Coronary CTA Scan -less invasive, new approach to diagnose heart disease

Less invasive, new approach to diagnose heart disease – Irish study

A clinical trial that saw high resolution scanning technology used to identify heart disease has been welcomed as a potential game-changer for cardiac treatment, being safe, minimally invasive and highly accurate.

A team at the University of Galway, in Ireland, used CT-scan imagery to pinpoint coronary artery disease and blockages as an alternative to traditional angiographs – an invasive procedure involving the puncturing of blood vessels, insertion of cables and use of dyes.

The Independent reports that the team, based at the university’s CORRIB Core Lab, analysed the images taken from patients in trial hospitals in the US and Europe.

The research was published in the European Heart Journal.

It found that the approach was 99.1% feasible, with the cardiac CT scanning offering good diagnostic accuracy without the need for invasive diagnostic catheterisation.

The trial was sponsored by the University of Galway and funded by GE Healthcare, based in Chicago, and HeartFlow, based in California.

Trial chairman Professor Patrick Serruys, established professor of interventional medicine and innovation at University of Galway, said: “The results of this trial have the potential to simplify the planning for patients undergoing heart bypass surgery.

“The trial and the central role played by the CORRIB Core Lab puts University of Galway on the front line of cardiovascular diagnosis, planning and treatment of coronary artery disease.”

The study involved 114 patients who had severe blockages in multiple vessels, limiting blood flow to their heart.

Serruys said the study offered the potential for a “monumental shift in healthcare”.

“Following the example of the surgeon, interventional cardiologists could similarly consider circumventing traditional invasive cineangiography and instead rely solely on CT scans for procedural planning,” he said.

“This approach not only alleviates the diagnostic burden in cath labs but also paves the way for transforming them into dedicated ‘interventional suites’ – ultimately enhancing patient workflows.”

A randomised trial involving more than 2 500 patients in 80 hospitals in Europe will now be undertaken.

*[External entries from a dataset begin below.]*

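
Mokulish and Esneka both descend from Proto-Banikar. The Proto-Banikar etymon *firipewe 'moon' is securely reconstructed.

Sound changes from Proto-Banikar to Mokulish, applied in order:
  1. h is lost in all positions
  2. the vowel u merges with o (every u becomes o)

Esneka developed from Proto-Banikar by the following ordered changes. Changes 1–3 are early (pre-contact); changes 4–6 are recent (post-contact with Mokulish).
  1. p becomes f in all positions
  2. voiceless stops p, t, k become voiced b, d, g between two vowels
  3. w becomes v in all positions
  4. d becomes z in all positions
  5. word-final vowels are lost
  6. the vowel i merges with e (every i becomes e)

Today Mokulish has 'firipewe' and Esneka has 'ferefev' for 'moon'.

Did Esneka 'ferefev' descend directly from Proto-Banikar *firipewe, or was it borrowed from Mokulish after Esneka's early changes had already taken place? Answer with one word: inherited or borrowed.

If inherited, *firipewe would pass through all of Esneka's changes:
Esneka: *firipewe > firifewe > firifeve > firifev > ferefev  (by unconditioned shift, unconditioned shift, apocope, vowel merger)
If borrowed from Mokulish 'firipewe' after the early changes, it would undergo only the recent ones:
  rule 4 (unconditioned shift): no change (firipewe)
  rule 5 (apocope): firipewe → firipew
  rule 6 (vowel merger): firipew → ferepew
  ⇒ as a loan: ferepew
Esneka 'ferefev' matches the inherited outcome exactly, so it is an inherited cognate, not a loan.

inherited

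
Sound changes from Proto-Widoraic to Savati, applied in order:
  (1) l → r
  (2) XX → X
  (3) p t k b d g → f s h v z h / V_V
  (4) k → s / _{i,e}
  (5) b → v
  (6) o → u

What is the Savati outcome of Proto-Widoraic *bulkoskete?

vurkussese

Savati: *bulkoskete > burkoskete > burkoskese > burkossese > vurkossese > vurkussese  (by unconditioned shift, intervocalic lenition, palatalisation, unconditioned shift, vowel merger)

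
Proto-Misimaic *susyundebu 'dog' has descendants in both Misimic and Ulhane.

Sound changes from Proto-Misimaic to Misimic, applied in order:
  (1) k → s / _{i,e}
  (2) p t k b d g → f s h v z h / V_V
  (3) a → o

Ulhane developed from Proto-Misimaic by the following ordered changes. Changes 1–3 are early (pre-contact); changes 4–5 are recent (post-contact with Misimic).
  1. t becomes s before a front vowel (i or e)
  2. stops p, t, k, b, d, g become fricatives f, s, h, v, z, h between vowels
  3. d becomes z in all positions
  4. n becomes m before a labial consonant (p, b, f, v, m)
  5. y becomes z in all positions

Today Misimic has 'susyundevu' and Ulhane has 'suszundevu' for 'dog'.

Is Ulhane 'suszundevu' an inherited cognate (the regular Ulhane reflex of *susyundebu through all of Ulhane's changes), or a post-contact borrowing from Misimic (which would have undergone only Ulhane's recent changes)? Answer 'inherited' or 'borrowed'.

If inherited, *susyundebu would pass through all of Ulhane's changes:
Ulhane: start from *susyundebu.
  rule 1: no change — susyundebu
  rule 2 (intervocalic lenition): susyundebu → susyundevu
  rule 3 (unconditioned shift): susyundevu → susyunzevu
  rule 4: no change — susyunzevu
  rule 5 (unconditioned shift): susyunzevu → suszunzevu
  ⇒ Ulhane suszunzevu
If borrowed from Misimic 'susyundevu' after the early changes, it would undergo only the recent ones:
  rule 4 (nasal place assimilation): no change (susyundevu)
  rule 5 (unconditioned shift): susyundevu → suszundevu
  ⇒ as a loan: suszundevu
Ulhane 'suszundevu' matches the loan outcome 'suszundevu', not the inherited 'suszunzevu' — it skipped the early Ulhane changes, so it was borrowed from Misimic.

borrowed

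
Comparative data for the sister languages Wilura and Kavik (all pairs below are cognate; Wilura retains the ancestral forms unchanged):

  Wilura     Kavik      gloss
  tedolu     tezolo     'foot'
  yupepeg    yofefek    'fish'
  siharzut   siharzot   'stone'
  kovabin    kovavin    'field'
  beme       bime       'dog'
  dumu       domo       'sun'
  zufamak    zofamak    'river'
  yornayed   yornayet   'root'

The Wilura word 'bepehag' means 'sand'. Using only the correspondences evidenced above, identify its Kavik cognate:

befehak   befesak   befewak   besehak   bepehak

befehak

yupepeg ~ yofefek — Wilura p corresponds to Kavik f between vowels (before a front vowel).
yupepeg ~ yofefek — Wilura g corresponds to Kavik k word-finally.
Applying these to Wilura 'bepehag':
  bepehag → befehag   (p→f between vowels (before a front vowel))
  befehag → befehak   (g→k word-finally)
So the Kavik cognate is 'befehak'.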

Dr Yoshi Onuma, professor of interventional cardiology at University of Galway and the medical director of CORRIB Research Centre, said there were several benefits from the new approach.

“A catheterisation procedure is invasive and it is unpleasant for the patient,” he said. “It is also costly for the health service. While there is a minimal risk associated with the procedure, it is not entirely risk free.”

Commenting on the potential of the study, he added: “It may become a game-changer, altering the traditional relationship between GP, radiologist, cardiologist and cardio-thoracic surgeon for the benefit of the patient.”

Study details

Coronary bypass surgery guided by computed tomography in a low-risk population

Patrick Serruys, Shigetaka Kageyama, Yoshinobu Onuma et al.

Published in the European Heart Journal on 7 April 2024


Background and aims
In patients with three-vessel disease and/or left main disease, selecting revascularisation strategy based on coronary computed tomography angiography (CCTA) has a high level of virtual agreement with treatment decisions based on invasive coronary angiography (ICA).

In this study, coronary artery bypass grafting (CABG) procedures were planned based on CCTA without knowledge of ICA. The CABG strategy was recommended by a central core laboratory assessing the anatomy and functionality of the coronary circulation. The primary feasibility endpoint was the percentage of operations performed without access to the ICA. The primary safety endpoint was graft patency on 30-day follow-up CCTA. Secondary endpoints included topographical adequacy of grafting, major adverse cardiac and cerebrovascular (MACCE), and major bleeding events at 30 days. The study was considered positive if the lower boundary of confidence intervals (CI) for feasibility was ≥75% (NCT04142021).

The study enrolled 114 patients with a mean (standard deviation) anatomical SYNTAX score and Society of Thoracic Surgery score of 43.6 (15.3) and 0.81 (0.63), respectively. Unblinding ICA was required in one case yielding a feasibility of 99.1% (95% CI 95.2%–100%). The concordance and agreement in revascularization planning between the ICA- and CCTA-Heart Teams was 82.9% with a moderate kappa of 0.58 (95% CI 0.50–0.66) and between the CCTA-Heart Team and actual treatment was 83.7% with a substantial kappa of 0.61 (95% CI 0.53–0.68). The 30-day follow-up CCTA in 102 patients (91.9%) showed an anastomosis patency rate of 92.6%, while MACCE was 7.2% and major bleeding 2.7%.

CABG guided by CCTA is feasible and has an acceptable safety profile in a selected population of complex coronary artery disease.